First it was New Zealand. With a lake of excess 2008 Marlborough Sauvignon Blanc on their hands, producers decided to dump a lot of it in Britain, the country where they had cleverly built a market for their unusually - for the Brits - highly priced wine. Last year, the going rate for this style was £6-8 nearly twice the national average price for white wine. The picture for 2009 will almost certainly look rather different
The Tesco customers who reportedly bought nearly 2,000,000 bottles at 3-for-£10 over the space of a few weeks may wonder why they should shell out £6 for what they might perceive to be the same stuff. Meanwhile, on the other side of the Atlantic, Fred Franzia of Bronco Wine Co, has announced that he is about to launch a $3 Australian range (which, in his shoes, I might well call Three-Dollar-Bill) to sell at half the price of the US's biggest-selling import, Yellow Tail.
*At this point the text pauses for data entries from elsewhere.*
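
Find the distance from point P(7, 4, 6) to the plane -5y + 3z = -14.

distance = |a·x₀ + b·y₀ + c·z₀ - d| / √(a² + b² + c²)
  = |0·7 + (-5)·4 + 3·6 - (-14)| / √(0² + (-5)² + 3²)
  = |0 - 20 + 18 + 14| / √(0 + 25 + 9)
  = |12| / √34
  = 12 / 5.831
  ≈ 2.058

2.058


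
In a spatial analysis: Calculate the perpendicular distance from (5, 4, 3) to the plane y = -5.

distance = |a·x₀ + b·y₀ + c·z₀ - d| / √(a² + b² + c²)
  = |0·5 + 1·4 + 0·3 - (-5)| / √(0² + 1² + 0²)
  = |0 + 4 + 0 + 5| / √(0 + 1 + 0)
  = |9| / √1
  = 9 / 1
  ≈ 9

9


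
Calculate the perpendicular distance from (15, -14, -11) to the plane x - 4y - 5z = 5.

distance = |a·x₀ + b·y₀ + c·z₀ - d| / √(a² + b² + c²)
  = |1·15 + (-4)·(-14) + (-5)·(-11) - 5| / √(1² + (-4)² + (-5)²)
  = |15 + 56 + 55 - 5| / √(1 + 16 + 25)
  = |121| / √42
  = 121 / 6.481
  ≈ 18.67

18.67


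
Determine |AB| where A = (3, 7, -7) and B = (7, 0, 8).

d = √[(x₂-x₁)² + (y₂-y₁)² + (z₂-z₁)²]
  = √[4² + (-7)² + 15²]
  = √[16 + 49 + 225]
  = √290
  ≈ 17.03

17.03


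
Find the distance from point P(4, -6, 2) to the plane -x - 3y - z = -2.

distance = |a·x₀ + b·y₀ + c·z₀ - d| / √(a² + b² + c²)
  = |(-1)·4 + (-3)·(-6) + (-1)·2 - (-2)| / √((-1)² + (-3)² + (-1)²)
  = |-4 + 18 - 2 + 2| / √(1 + 9 + 1)
  = |14| / √11
  = 14 / 3.317
  ≈ 4.221

4.221


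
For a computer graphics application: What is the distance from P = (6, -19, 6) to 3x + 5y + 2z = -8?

distance = |a·x₀ + b·y₀ + c·z₀ - d| / √(a² + b² + c²)
  = |3·6 + 5·(-19) + 2·6 - (-8)| / √(3² + 5² + 2²)
  = |18 - 95 + 12 + 8| / √(9 + 25 + 4)
  = |-57| / √38
  = 57 / 6.164
  ≈ 9.247

9.247


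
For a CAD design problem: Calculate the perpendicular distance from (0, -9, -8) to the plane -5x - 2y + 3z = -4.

distance = |a·x₀ + b·y₀ + c·z₀ - d| / √(a² + b² + c²)
  = |(-5)·0 + (-2)·(-9) + 3·(-8) - (-4)| / √((-5)² + (-2)² + 3²)
  = |0 + 18 - 24 + 4| / √(25 + 4 + 9)
  = |-2| / √38
  = 2 / 6.164
  ≈ 0.3244

0.3244


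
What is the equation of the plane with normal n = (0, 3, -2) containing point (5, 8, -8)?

The plane through P with normal n = (a, b, c) satisfies n·(r - P) = 0,
i.e. ax + by + cz = a·x₀ + b·y₀ + c·z₀.
d = 0·5 + 3·8 + (-2)·(-8)
  = 0 + 24 + 16
  = 40
Equation: 3y - 2z = 40

3y - 2z = 40


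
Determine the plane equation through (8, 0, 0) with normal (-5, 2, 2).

The plane through P with normal n = (a, b, c) satisfies n·(r - P) = 0,
i.e. ax + by + cz = a·x₀ + b·y₀ + c·z₀.
d = (-5)·8 + 2·0 + 2·0
  = -40 + 0 + 0
  = -40
Equation: -5x + 2y + 2z = -40

-5x + 2y + 2z = -40


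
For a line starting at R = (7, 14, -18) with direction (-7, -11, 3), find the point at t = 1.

P(t) = R + t·d
  = (7 + (-7)·1, 14 + (-11)·1, -18 + 3·1)
  = (7 - 7, 14 - 11, -18 + 3)
  = (0, 3, -15)

(0, 3, -15)


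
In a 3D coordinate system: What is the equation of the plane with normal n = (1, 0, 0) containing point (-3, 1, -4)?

The plane through P with normal n = (a, b, c) satisfies n·(r - P) = 0,
i.e. ax + by + cz = a·x₀ + b·y₀ + c·z₀.
d = 1·(-3) + 0·1 + 0·(-4)
  = -3 + 0 + 0
  = -3
Equation: x = -3

x = -3


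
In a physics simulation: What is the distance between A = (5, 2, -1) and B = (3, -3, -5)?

d = √[(x₂-x₁)² + (y₂-y₁)² + (z₂-z₁)²]
  = √[(-2)² + (-5)² + (-4)²]
  = √[4 + 25 + 16]
  = √45
  ≈ 6.708

6.708


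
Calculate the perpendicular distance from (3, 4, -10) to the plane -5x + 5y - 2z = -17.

distance = |a·x₀ + b·y₀ + c·z₀ - d| / √(a² + b² + c²)
  = |(-5)·3 + 5·4 + (-2)·(-10) - (-17)| / √((-5)² + 5² + (-2)²)
  = |-15 + 20 + 20 + 17| / √(25 + 25 + 4)
  = |42| / √54
  = 42 / 7.348
  ≈ 5.715

5.715


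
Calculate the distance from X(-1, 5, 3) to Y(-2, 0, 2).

d = √[(x₂-x₁)² + (y₂-y₁)² + (z₂-z₁)²]
  = √[(-1)² + (-5)² + (-1)²]
  = √[1 + 25 + 1]
  = √27
  ≈ 5.196

5.196


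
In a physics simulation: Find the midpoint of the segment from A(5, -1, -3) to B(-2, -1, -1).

M = ((x₁+x₂)/2, (y₁+y₂)/2, (z₁+z₂)/2)
  = ((5 - 2)/2, (-1 - 1)/2, (-3 - 1)/2)
  = (3/2, -2/2, -4/2)
  = (1.5, -1, -2)

(1.5, -1, -2)


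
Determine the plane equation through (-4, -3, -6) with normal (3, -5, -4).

The plane through P with normal n = (a, b, c) satisfies n·(r - P) = 0,
i.e. ax + by + cz = a·x₀ + b·y₀ + c·z₀.
d = 3·(-4) + (-5)·(-3) + (-4)·(-6)
  = -12 + 15 + 24
  = 27
Equation: 3x - 5y - 4z = 27

3x - 5y - 4z = 27


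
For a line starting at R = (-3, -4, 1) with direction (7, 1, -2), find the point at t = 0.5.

P(t) = R + t·d
  = (-3 + 7·0.5, -4 + 1·0.5, 1 + (-2)·0.5)
  = (-3 + 3.5, -4 + 0.5, 1 - 1)
  = (0.5, -3.5, 0)

(0.5, -3.5, 0)


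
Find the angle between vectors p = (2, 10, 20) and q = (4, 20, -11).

p·q = 2·4 + 10·20 + 20·(-11) = 8 + 200 - 220 = -12
|p| = √(2² + 10² + 20²) = √504 ≈ 22.45
|q| = √(4² + 20² + (-11)²) = √537 ≈ 23.17
cos θ = (p·q)/(|p||q|) = -12/(22.45·23.17) ≈ -0.02307
θ = arccos(-0.02307) ≈ 91.32°

91.32°


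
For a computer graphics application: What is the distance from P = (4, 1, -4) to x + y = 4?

distance = |a·x₀ + b·y₀ + c·z₀ - d| / √(a² + b² + c²)
  = |1·4 + 1·1 + 0·(-4) - 4| / √(1² + 1² + 0²)
  = |4 + 1 + 0 - 4| / √(1 + 1 + 0)
  = |1| / √2
  = 1 / 1.414
  ≈ 0.7071

0.7071


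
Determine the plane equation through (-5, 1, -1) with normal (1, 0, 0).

The plane through P with normal n = (a, b, c) satisfies n·(r - P) = 0,
i.e. ax + by + cz = a·x₀ + b·y₀ + c·z₀.
d = 1·(-5) + 0·1 + 0·(-1)
  = -5 + 0 + 0
  = -5
Equation: x = -5

x = -5


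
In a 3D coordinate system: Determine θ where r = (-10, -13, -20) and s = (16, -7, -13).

r·s = (-10)·16 + (-13)·(-7) + (-20)·(-13) = -160 + 91 + 260 = 191
|r| = √((-10)² + (-13)² + (-20)²) = √669 ≈ 25.87
|s| = √(16² + (-7)² + (-13)²) = √474 ≈ 21.77
cos θ = (r·s)/(|r||s|) = 191/(25.87·21.77) ≈ 0.3392
θ = arccos(0.3392) ≈ 70.17°

70.17°


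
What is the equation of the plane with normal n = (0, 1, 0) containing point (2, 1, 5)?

The plane through P with normal n = (a, b, c) satisfies n·(r - P) = 0,
i.e. ax + by + cz = a·x₀ + b·y₀ + c·z₀.
d = 0·2 + 1·1 + 0·5
  = 0 + 1 + 0
  = 1
Equation: y = 1

y = 1


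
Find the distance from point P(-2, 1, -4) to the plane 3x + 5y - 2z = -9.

distance = |a·x₀ + b·y₀ + c·z₀ - d| / √(a² + b² + c²)
  = |3·(-2) + 5·1 + (-2)·(-4) - (-9)| / √(3² + 5² + (-2)²)
  = |-6 + 5 + 8 + 9| / √(9 + 25 + 4)
  = |16| / √38
  = 16 / 6.164
  ≈ 2.596

2.596


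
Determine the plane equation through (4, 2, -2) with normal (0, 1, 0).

The plane through P with normal n = (a, b, c) satisfies n·(r - P) = 0,
i.e. ax + by + cz = a·x₀ + b·y₀ + c·z₀.
d = 0·4 + 1·2 + 0·(-2)
  = 0 + 2 + 0
  = 2
Equation: y = 2

y = 2


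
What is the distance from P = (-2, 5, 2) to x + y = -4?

distance = |a·x₀ + b·y₀ + c·z₀ - d| / √(a² + b² + c²)
  = |1·(-2) + 1·5 + 0·2 - (-4)| / √(1² + 1² + 0²)
  = |-2 + 5 + 0 + 4| / √(1 + 1 + 0)
  = |7| / √2
  = 7 / 1.414
  ≈ 4.95

4.95


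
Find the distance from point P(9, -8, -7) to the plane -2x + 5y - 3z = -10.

distance = |a·x₀ + b·y₀ + c·z₀ - d| / √(a² + b² + c²)
  = |(-2)·9 + 5·(-8) + (-3)·(-7) - (-10)| / √((-2)² + 5² + (-3)²)
  = |-18 - 40 + 21 + 10| / √(4 + 25 + 9)
  = |-27| / √38
  = 27 / 6.164
  ≈ 4.38

4.38


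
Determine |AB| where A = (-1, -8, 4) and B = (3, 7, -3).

d = √[(x₂-x₁)² + (y₂-y₁)² + (z₂-z₁)²]
  = √[4² + 15² + (-7)²]
  = √[16 + 225 + 49]
  = √290
  ≈ 17.03

17.03


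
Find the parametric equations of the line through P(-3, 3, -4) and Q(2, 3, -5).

Direction vector d = Q - P = (2 + 3, 3 - 3, -5 + 4) = (5, 0, -1)
Parametric form r = P + t·d:
x = -3 + 5t, y = 3, z = -4 - t

x = -3 + 5t, y = 3, z = -4 - t


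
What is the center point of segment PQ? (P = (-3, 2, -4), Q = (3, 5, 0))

M = ((x₁+x₂)/2, (y₁+y₂)/2, (z₁+z₂)/2)
  = ((-3 + 3)/2, (2 + 5)/2, (-4 + 0)/2)
  = (0/2, 7/2, -4/2)
  = (0, 3.5, -2)

(0, 3.5, -2)


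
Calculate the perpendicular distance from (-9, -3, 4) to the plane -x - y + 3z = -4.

distance = |a·x₀ + b·y₀ + c·z₀ - d| / √(a² + b² + c²)
  = |(-1)·(-9) + (-1)·(-3) + 3·4 - (-4)| / √((-1)² + (-1)² + 3²)
  = |9 + 3 + 12 + 4| / √(1 + 1 + 9)
  = |28| / √11
  = 28 / 3.317
  ≈ 8.442

8.442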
Franzia. it should be remembered, is the the man who invented "Two Buck Chuck" and, until he was legally prevented from doing so, sold vast quantities of cheap Central Valley wine as Napa Ridge. Tesco has been criticised for the damage it has done to the image of New Zealand and Franzia will face a similar charge. Especially given the difficukties Australia has had in building a premium image for its wines in the US. But, as Dan Jago of Tesco frankly says, "we were offered the wine. If we hadn't taken it, one of our competitors surely would have done. ". Franzia takes a similar line: "Bronco fishes where the fish are!". If the Kiwis and Aussies don't want to be seen as purveyors of bargain basement wine, maybe they should stop selling large quantities of bargain basement wine. As a major UK retailer wrily said, if they'd had any sense, the Kiwis would have poured every drop of their excess down the drain...
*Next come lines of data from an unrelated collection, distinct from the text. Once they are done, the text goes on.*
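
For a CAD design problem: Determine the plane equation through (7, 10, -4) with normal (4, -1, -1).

The plane through P with normal n = (a, b, c) satisfies n·(r - P) = 0,
i.e. ax + by + cz = a·x₀ + b·y₀ + c·z₀.
d = 4·7 + (-1)·10 + (-1)·(-4)
  = 28 - 10 + 4
  = 22
Equation: 4x - y - z = 22

4x - y - z = 22


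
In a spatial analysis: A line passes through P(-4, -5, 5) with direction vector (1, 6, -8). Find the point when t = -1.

P(t) = P + t·d
  = (-4 + 1·(-1), -5 + 6·(-1), 5 + (-8)·(-1))
  = (-4 - 1, -5 - 6, 5 + 8)
  = (-5, -11, 13)

(-5, -11, 13)


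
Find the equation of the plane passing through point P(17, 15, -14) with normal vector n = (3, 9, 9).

The plane through P with normal n = (a, b, c) satisfies n·(r - P) = 0,
i.e. ax + by + cz = a·x₀ + b·y₀ + c·z₀.
d = 3·17 + 9·15 + 9·(-14)
  = 51 + 135 - 126
  = 60
Equation: 3x + 9y + 9z = 60

3x + 9y + 9z = 60


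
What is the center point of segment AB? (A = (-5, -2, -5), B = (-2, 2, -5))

M = ((x₁+x₂)/2, (y₁+y₂)/2, (z₁+z₂)/2)
  = ((-5 - 2)/2, (-2 + 2)/2, (-5 - 5)/2)
  = (-7/2, 0/2, -10/2)
  = (-3.5, 0, -5)

(-3.5, 0, -5)


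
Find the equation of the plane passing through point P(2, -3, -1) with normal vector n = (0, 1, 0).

The plane through P with normal n = (a, b, c) satisfies n·(r - P) = 0,
i.e. ax + by + cz = a·x₀ + b·y₀ + c·z₀.
d = 0·2 + 1·(-3) + 0·(-1)
  = 0 - 3 + 0
  = -3
Equation: y = -3

y = -3


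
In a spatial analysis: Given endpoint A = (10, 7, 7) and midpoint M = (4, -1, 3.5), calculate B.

B = 2M - A
  = (2·4 - 10, 2·(-1) - 7, 2·3.5 - 7)
  = (8 - 10, -2 - 7, 7 - 7)
  = (-2, -9, 0)

(-2, -9, 0)


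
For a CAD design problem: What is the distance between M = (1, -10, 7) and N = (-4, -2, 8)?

d = √[(x₂-x₁)² + (y₂-y₁)² + (z₂-z₁)²]
  = √[(-5)² + 8² + 1²]
  = √[25 + 64 + 1]
  = √90
  ≈ 9.487

9.487


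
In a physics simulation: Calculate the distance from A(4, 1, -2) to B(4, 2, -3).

d = √[(x₂-x₁)² + (y₂-y₁)² + (z₂-z₁)²]
  = √[0² + 1² + (-1)²]
  = √[0 + 1 + 1]
  = √2
  ≈ 1.414

1.414


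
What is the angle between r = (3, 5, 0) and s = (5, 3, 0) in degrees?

r·s = 3·5 + 5·3 + 0·0 = 15 + 15 + 0 = 30
|r| = √(3² + 5² + 0²) = √34 ≈ 5.831
|s| = √(5² + 3² + 0²) = √34 ≈ 5.831
cos θ = (r·s)/(|r||s|) = 30/(5.831·5.831) ≈ 0.8824
θ = arccos(0.8824) ≈ 28.07°

28.07°


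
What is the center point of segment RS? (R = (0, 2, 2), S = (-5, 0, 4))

M = ((x₁+x₂)/2, (y₁+y₂)/2, (z₁+z₂)/2)
  = ((0 - 5)/2, (2 + 0)/2, (2 + 4)/2)
  = (-5/2, 2/2, 6/2)
  = (-2.5, 1, 3)

(-2.5, 1, 3)


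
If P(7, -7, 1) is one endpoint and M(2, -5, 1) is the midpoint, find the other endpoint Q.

Q = 2M - P
  = (2·2 - 7, 2·(-5) - (-7), 2·1 - 1)
  = (4 - 7, -10 + 7, 2 - 1)
  = (-3, -3, 1)

(-3, -3, 1)


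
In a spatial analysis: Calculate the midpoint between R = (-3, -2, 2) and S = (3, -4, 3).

M = ((x₁+x₂)/2, (y₁+y₂)/2, (z₁+z₂)/2)
  = ((-3 + 3)/2, (-2 - 4)/2, (2 + 3)/2)
  = (0/2, -6/2, 5/2)
  = (0, -3, 2.5)

(0, -3, 2.5)


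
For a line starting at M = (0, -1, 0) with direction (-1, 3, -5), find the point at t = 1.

P(t) = M + t·d
  = (0 + (-1)·1, -1 + 3·1, 0 + (-5)·1)
  = (0 - 1, -1 + 3, 0 - 5)
  = (-1, 2, -5)

(-1, 2, -5)


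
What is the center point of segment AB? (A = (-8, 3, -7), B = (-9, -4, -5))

M = ((x₁+x₂)/2, (y₁+y₂)/2, (z₁+z₂)/2)
  = ((-8 - 9)/2, (3 - 4)/2, (-7 - 5)/2)
  = (-17/2, -1/2, -12/2)
  = (-8.5, -0.5, -6)

(-8.5, -0.5, -6)


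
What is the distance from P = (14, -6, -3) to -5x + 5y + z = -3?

distance = |a·x₀ + b·y₀ + c·z₀ - d| / √(a² + b² + c²)
  = |(-5)·14 + 5·(-6) + 1·(-3) - (-3)| / √((-5)² + 5² + 1²)
  = |-70 - 30 - 3 + 3| / √(25 + 25 + 1)
  = |-100| / √51
  = 100 / 7.141
  ≈ 14

14


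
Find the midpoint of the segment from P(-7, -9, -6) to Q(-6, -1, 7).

M = ((x₁+x₂)/2, (y₁+y₂)/2, (z₁+z₂)/2)
  = ((-7 - 6)/2, (-9 - 1)/2, (-6 + 7)/2)
  = (-13/2, -10/2, 1/2)
  = (-6.5, -5, 0.5)

(-6.5, -5, 0.5)


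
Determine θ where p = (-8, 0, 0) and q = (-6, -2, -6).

p·q = (-8)·(-6) + 0·(-2) + 0·(-6) = 48 + 0 + 0 = 48
|p| = √((-8)² + 0² + 0²) = √64 ≈ 8
|q| = √((-6)² + (-2)² + (-6)²) = √76 ≈ 8.718
cos θ = (p·q)/(|p||q|) = 48/(8·8.718) ≈ 0.6882
θ = arccos(0.6882) ≈ 46.51°

46.51°


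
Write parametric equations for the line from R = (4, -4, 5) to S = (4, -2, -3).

Direction vector d = S - R = (4 - 4, -2 + 4, -3 - 5) = (0, 2, -8)
Parametric form r = R + t·d:
x = 4, y = -4 + 2t, z = 5 - 8t

x = 4, y = -4 + 2t, z = 5 - 8t


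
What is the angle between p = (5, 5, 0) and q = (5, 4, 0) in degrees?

p·q = 5·5 + 5·4 + 0·0 = 25 + 20 + 0 = 45
|p| = √(5² + 5² + 0²) = √50 ≈ 7.071
|q| = √(5² + 4² + 0²) = √41 ≈ 6.403
cos θ = (p·q)/(|p||q|) = 45/(7.071·6.403) ≈ 0.9939
θ = arccos(0.9939) ≈ 6.34°

6.34°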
My bet is that the New Zealanders may just get this message. Their surplus in 2009 was apparently far smaller than in 2008, and if they have any sense, they'll dump it in China out of sight of their regular customers. The picture for Australia is more worrying. Mr Franzia plays a longer game than many people expect. When he launched Charles Shaw - aka Two Buck Chuck - most observers thought it a clever short-term way to help dispose of a temporary Californian glut. But the brand is now seven years old and still going strong. Three Dollar Bill is likely to be here to stay too. And, if I were a winemaker trying to make a living in the Barossa Valley, that would hardly be good news.